On Tesla filings: accident or not?

Here at footnoted, we’ve been looking at filings for a long time. So it’s a safe bet that when we say something in a filing is unusual, we mean it. What we don’t typically know is whether it’s on purpose or not.

That’s exactly what we thought after reading Tesla’s earnings release on Wednesday afternoon. This is not about the company’s numbers. To be honest, there’s so many people looking at Tesla’s numbers that it’s hard to imagine we would find anything revelatory in them.

Instead, what struck us was that the filing appeared to be a scan of a PDF. Why does that matter? Because it makes it pretty hard for a machine to read the filing. Even stranger was that when we went to look at their language on forward-looking statements and non-GAAP income, it was impossible to copy and paste the text to compare the language, or black-line it.

A quick scan of Tesla’s filings shows that the company started doing this a year ago. The second quarter of 2019 was the last time that their earnings were regular text, as opposed to a scan of a PDF.
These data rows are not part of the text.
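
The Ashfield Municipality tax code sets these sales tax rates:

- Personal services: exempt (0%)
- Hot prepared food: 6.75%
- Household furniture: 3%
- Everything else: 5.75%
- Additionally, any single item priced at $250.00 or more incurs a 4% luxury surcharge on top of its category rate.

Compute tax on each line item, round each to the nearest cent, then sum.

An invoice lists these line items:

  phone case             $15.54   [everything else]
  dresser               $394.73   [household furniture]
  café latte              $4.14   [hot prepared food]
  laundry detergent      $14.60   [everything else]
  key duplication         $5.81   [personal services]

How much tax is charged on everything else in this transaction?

$1.73

Phone case $15.54: everything else → 5.75% → $0.89
Laundry detergent $14.60: everything else → 5.75% → $0.84
Tax on everything else = $0.89 + $0.84 = $1.73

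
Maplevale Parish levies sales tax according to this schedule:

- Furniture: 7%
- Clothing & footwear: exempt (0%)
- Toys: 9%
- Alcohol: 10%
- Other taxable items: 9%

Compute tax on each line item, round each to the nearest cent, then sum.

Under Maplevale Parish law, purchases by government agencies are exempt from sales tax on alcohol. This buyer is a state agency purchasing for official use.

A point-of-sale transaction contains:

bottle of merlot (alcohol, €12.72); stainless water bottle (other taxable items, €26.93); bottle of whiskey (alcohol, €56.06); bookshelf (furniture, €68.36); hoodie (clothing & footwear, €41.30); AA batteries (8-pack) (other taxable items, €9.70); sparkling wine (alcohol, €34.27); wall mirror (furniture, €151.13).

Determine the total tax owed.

Bottle of merlot €12.72: alcohol, buyer-exempt → 0% → €0.00
Stainless water bottle €26.93: other taxable items → 9% → €2.42
Bottle of whiskey €56.06: alcohol, buyer-exempt → 0% → €0.00
Bookshelf €68.36: furniture → 7% → €4.79
Hoodie €41.30: clothing & footwear → 0% → €0.00
AA batteries (8-pack) €9.70: other taxable items → 9% → €0.87
Sparkling wine €34.27: alcohol, buyer-exempt → 0% → €0.00
Wall mirror €151.13: furniture → 7% → €10.58
Total tax = €2.42 + €4.79 + €0.87 + €10.58 = €18.66

€18.66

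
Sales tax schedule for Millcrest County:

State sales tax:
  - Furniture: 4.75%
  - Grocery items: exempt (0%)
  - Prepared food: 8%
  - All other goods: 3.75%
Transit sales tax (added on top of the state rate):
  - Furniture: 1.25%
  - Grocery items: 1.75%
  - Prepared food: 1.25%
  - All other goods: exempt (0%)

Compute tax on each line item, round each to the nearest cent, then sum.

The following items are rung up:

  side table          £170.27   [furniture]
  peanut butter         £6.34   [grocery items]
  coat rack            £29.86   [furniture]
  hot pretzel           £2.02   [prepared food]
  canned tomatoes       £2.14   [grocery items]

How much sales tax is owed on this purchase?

Side table £170.27: furniture → 4.75% + 1.25% transit = 6% → £10.22
Peanut butter £6.34: grocery items → 0% + 1.75% transit = 1.75% → £0.11
Coat rack £29.86: furniture → 4.75% + 1.25% transit = 6% → £1.79
Hot pretzel £2.02: prepared food → 8% + 1.25% transit = 9.25% → £0.19
Canned tomatoes £2.14: grocery items → 0% + 1.75% transit = 1.75% → £0.04
Total tax = £10.22 + £0.11 + £1.79 + £0.19 + £0.04 = £12.35

£12.35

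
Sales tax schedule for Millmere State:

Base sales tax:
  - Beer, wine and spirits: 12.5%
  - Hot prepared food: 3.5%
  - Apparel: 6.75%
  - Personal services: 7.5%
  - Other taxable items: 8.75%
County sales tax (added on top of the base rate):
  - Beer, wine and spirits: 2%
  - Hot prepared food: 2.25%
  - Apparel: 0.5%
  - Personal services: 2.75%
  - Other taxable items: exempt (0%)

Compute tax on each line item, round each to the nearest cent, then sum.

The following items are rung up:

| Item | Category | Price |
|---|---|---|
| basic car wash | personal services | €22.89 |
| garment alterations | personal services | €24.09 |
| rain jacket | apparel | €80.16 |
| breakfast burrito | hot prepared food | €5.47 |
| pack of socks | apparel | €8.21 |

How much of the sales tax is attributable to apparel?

€6.41

Rain jacket €80.16: apparel → 6.75% + 0.5% county = 7.25% → €5.81
Pack of socks €8.21: apparel → 6.75% + 0.5% county = 7.25% → €0.60
Tax on apparel = €5.81 + €0.60 = €6.41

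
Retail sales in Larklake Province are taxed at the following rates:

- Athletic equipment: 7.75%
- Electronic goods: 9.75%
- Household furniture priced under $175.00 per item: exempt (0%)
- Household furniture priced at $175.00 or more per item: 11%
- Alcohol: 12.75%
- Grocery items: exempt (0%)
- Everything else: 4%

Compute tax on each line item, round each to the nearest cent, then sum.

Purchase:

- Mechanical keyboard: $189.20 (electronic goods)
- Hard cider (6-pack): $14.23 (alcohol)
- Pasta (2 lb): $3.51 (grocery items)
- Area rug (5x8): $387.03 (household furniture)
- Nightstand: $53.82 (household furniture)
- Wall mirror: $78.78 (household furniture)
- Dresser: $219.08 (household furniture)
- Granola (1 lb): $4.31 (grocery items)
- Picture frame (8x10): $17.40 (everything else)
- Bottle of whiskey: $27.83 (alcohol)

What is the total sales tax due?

$91.18

Mechanical keyboard $189.20: electronic goods → 9.75% → $18.45
Hard cider (6-pack) $14.23: alcohol → 12.75% → $1.81
Pasta (2 lb) $3.51: grocery items → 0% → $0.00
Area rug (5x8) $387.03: household furniture, $175.00 or more → 11% → $42.57
Nightstand $53.82: household furniture, under $175.00 → 0% → $0.00
Wall mirror $78.78: household furniture, under $175.00 → 0% → $0.00
Dresser $219.08: household furniture, $175.00 or more → 11% → $24.10
Granola (1 lb) $4.31: grocery items → 0% → $0.00
Picture frame (8x10) $17.40: everything else → 4% → $0.70
Bottle of whiskey $27.83: alcohol → 12.75% → $3.55
Total tax = $18.45 + $1.81 + $42.57 + $24.10 + $0.70 + $3.55 = $91.18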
We tried by downloading the filing directly from Tesla’s investor relations site and we tried it in different browsers but it was the same each time: it was impossible to grab the entire chunk of text. We were only able to grab the highlighted language (see below). We checked with a few people we know and one of them — Mike Puangmalai, who tweets under the handle @NonGaap — said the text appeared to be in several different fonts.

Now some people might argue that what a company says in its forward-looking statements and description of non-GAAP income doesn’t really matter. But we’re not one of those people, even for a company like Tesla. Maybe even especially for a company like Tesla.

After a fair amount of work, which involved manually typing in the language that couldn’t be highlighted, we found a number of seemingly significant changes between the second and third quarters of this year. We use the word seemingly because we don’t follow Tesla. But presumably people who do follow the company might want to look at this more closely.

Two things that jumped out at us was new language about the need for Tesla to “maintain public credibility and confidence in our long-term business prospects” and other new language about its “ability to procure (sic) supply of battery cells, including through our own manufacturing”.

One of the cardinal rules of footnoted is that there are no accidents in SEC filings. So it’s hard to imagine that a company as sophisticated as Tesla simply made a mistake for the past three quarters. It seems more likely that this was a deliberate attempt to make it much harder to compare the language in filings from one quarter to the next.